Structural Damage Detection Using FRF Data, 2D-PCA, Artificial Neural Networks and Imperialist Competitive Algorithm Simultaneously

In this study, a promising pattern recognition based approach is introduced for structural damage identification using the measured dynamic data. The frequency response function (FRF) is preferably employed as the input of the proposed algorithm since it contains the most information of structural dynamic characteristics. The 2D principal component analysis (2D-PCA) is used to reduce the large size of FRFs data. The output data generated by the 2D-PCA are used to extract the damage indexes for each of the damage scenarios. A dataset of all probable damage indexes is provided; of which 30% are selected to form the train dataset and to be compared with the unknown damage index for an unidentified state of the structure. The sum of absolute errors (SAE) are calculated between the unknown damage index and the selected indexes from the dataset; of which the minimum refers to the most similar damage condition to the unknown one.
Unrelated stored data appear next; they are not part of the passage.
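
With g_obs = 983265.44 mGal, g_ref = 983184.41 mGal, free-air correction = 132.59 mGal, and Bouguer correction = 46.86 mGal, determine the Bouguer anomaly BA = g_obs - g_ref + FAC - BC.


BA = g_obs - g_ref + FAC - BC
= 983265.44 - 983184.41 + 132.59 - 46.86
= 166.76 mGal

166.76


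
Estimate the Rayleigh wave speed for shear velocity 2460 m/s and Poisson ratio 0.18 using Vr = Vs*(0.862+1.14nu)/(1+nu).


Numerator factor = 0.862 + 1.14*0.18 = 1.0672
Denominator = 1 + 0.18 = 1.18
Vr = 2460 * 1.0672 / 1.18 = 2224.84 m/s

2224.84


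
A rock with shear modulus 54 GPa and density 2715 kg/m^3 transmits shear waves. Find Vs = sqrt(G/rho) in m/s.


Convert G to Pa: G = 54e9 Pa
Compute G/rho = 54e9 / 2715 = 19889502.7624
Vs = sqrt(19889502.7624) = 4459.76 m/s

4459.76


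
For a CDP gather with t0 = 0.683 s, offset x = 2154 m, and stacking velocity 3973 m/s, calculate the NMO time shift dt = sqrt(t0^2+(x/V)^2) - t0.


x/Vnmo = 2154/3973 = 0.54216
(x/Vnmo)^2 = 0.293937
t0^2 = 0.466489
sqrt(0.466489 + 0.293937) = 0.872024
dt = 0.872024 - 0.683 = 0.189024

0.189024


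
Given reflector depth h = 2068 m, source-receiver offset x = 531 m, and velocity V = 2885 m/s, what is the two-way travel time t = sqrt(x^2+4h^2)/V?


x^2 + 4h^2 = 531^2 + 4*2068^2 = 281961 + 17106496 = 17388457
sqrt(17388457) = 4169.9469
t = 4169.9469 / 2885 = 1.4454 s

1.4454


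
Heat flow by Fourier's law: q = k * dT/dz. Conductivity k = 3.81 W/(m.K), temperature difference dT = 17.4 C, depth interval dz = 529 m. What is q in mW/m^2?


q = k * dT / dz * 1000
= 3.81 * 17.4 / 529 * 1000
= 0.125319 * 1000
= 125.3195 mW/m^2

125.3195


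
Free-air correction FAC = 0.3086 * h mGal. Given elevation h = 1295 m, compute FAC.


FAC = 0.3086 * h
= 0.3086 * 1295
= 399.637 mGal

399.637


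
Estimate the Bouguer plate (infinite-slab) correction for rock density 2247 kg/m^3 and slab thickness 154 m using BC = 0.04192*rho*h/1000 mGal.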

The artificial neural networks (ANNs) are used to form a smooth function of the SAEs and the imperialist competitive algorithm (ICA) is utilized to minimize this function in order to find the location and severity of the damages of the unknown state of the structure. To validate the proposed method, the damage identification of a truss bridge structure and a two-story frame structure is conducted by considering all the single damage cases as well as multi damage scenarios. In addition, the robustness of the proposed method to measurement noise up to 20% is thoroughly investigated.